What makes this thoroughly researched study of Kissinger’s influence on Middle East policy so interesting is the frequent juxtaposition and compelling comparisons of Kissinger’s after the Yom Kippur war of 1973 with Indyk’s own travails in the region under presidents Clinton and Obama. It’s a little like the travel diary of one explorer discerning the footprints of an earlier nomad, and it reminds me of TS Eliot dedicating his great poem “The Waste Land” to Ezra Pound, in offering a lyrical study on post-war disillusionment (with a bit of an “I’m not worthy” vibe). Kissinger’s tireless “shuttle diplomacy” (the term was coined to describe his peripatetic approach to mediation) is detailed, as is his charming, cajoling, persuading and prevailing upon of the leaders of Egypt, Syria and Israel to relinquish territory in the pursuit of a viable, steady state of non-belligerence.
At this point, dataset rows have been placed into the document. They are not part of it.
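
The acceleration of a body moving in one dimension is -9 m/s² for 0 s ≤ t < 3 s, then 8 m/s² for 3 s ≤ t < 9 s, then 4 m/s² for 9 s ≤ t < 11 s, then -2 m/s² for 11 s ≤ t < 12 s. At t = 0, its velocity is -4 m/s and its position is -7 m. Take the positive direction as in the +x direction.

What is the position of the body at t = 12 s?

On each constant-a segment, Δv = aΔt and Δx = v₀Δt + ½aΔt²; chain segment to segment.
0–3 s: v starts -4 m/s; Δx = -4·3 + ½·-9·3² = -52.5 m; v ends -31 m/s.
3–9 s: v starts -31 m/s; Δx = -31·6 + ½·8·6² = -42 m; v ends 17 m/s.
9–11 s: v starts 17 m/s; Δx = 17·2 + ½·4·2² = 42 m; v ends 25 m/s.
11–12 s: v starts 25 m/s; Δx = 25·1 + ½·-2·1² = 24 m; v ends 23 m/s.
x(12) = -7 + Σ Δx = -35.5 m.

-35.5 m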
Indyk describes this approach to negotiation as the “skillful manipulation of the antagonisms of competing forces.” He does not shy away from criticism: Kissinger should have done more to include efforts Jordan’s King Hussein to represent Palestinian interests in addition to Yasser Arafat’s Palestinian Liberation Organization (PLO). But with a variety of international spinning plates to keep aloft and Watergate consuming President Richard Nixon at home, Kissinger’s diplomacy really did become “the art of the possible”.
To great effect, Indyk describes Kissinger’s use of front, back and side channels to exert both sustained influence and pressure on the key actors in the Middle East as well as on the Soviet Union. As both national security advisor and secretary of state, Kissinger possessed an extraordinary amount of power and influence, serving a beleaguered and addled president on the cusp of his Watergate resignation. Nixon’s successor, Gerald Ford, also came to rely completely on Kissinger’s judgment. Indyk’s book is at once a marvellous, fast-paced rendition and analysis of international events and a paean to the vocation of diplomacy as practised by a master. It is historical but also written by a virtuoso practitioner who inserts reference points in US Middle East diplomacy in which he was deeply involved that give this comprehensive narrative a contemporary patina.
As a former career diplomat, two aspects of Kissinger’s story stand out for me. First, Indyk concludes that it was Kissinger’s relentless, deft and often brilliant personal diplomacy that built a framework for peace that lessened the existential threat against Israel, thereby providing the path for a far closer relationship with the US and its allies. This, of course, still holds. Second, Kissinger developed peace mechanisms and approaches based in United Nations Security Council authority; in short, the rules-based international order to which all players, including the then-Soviet Union, agreed.
This framework — these well-established underpinnings which have served the conduct of international relations so well since 1945 — seems under great threat today. Perhaps Kissinger’s notion of “balanced dissatisfaction” will have to become our reference point. The question is how to achieve it.
Senator Peter Boehm, chair of the Senate Standing Committee on Foreign Affairs and International Trade, is a former ambassador and deputy minister who served as Canada’s sherpa for six G7 meetings.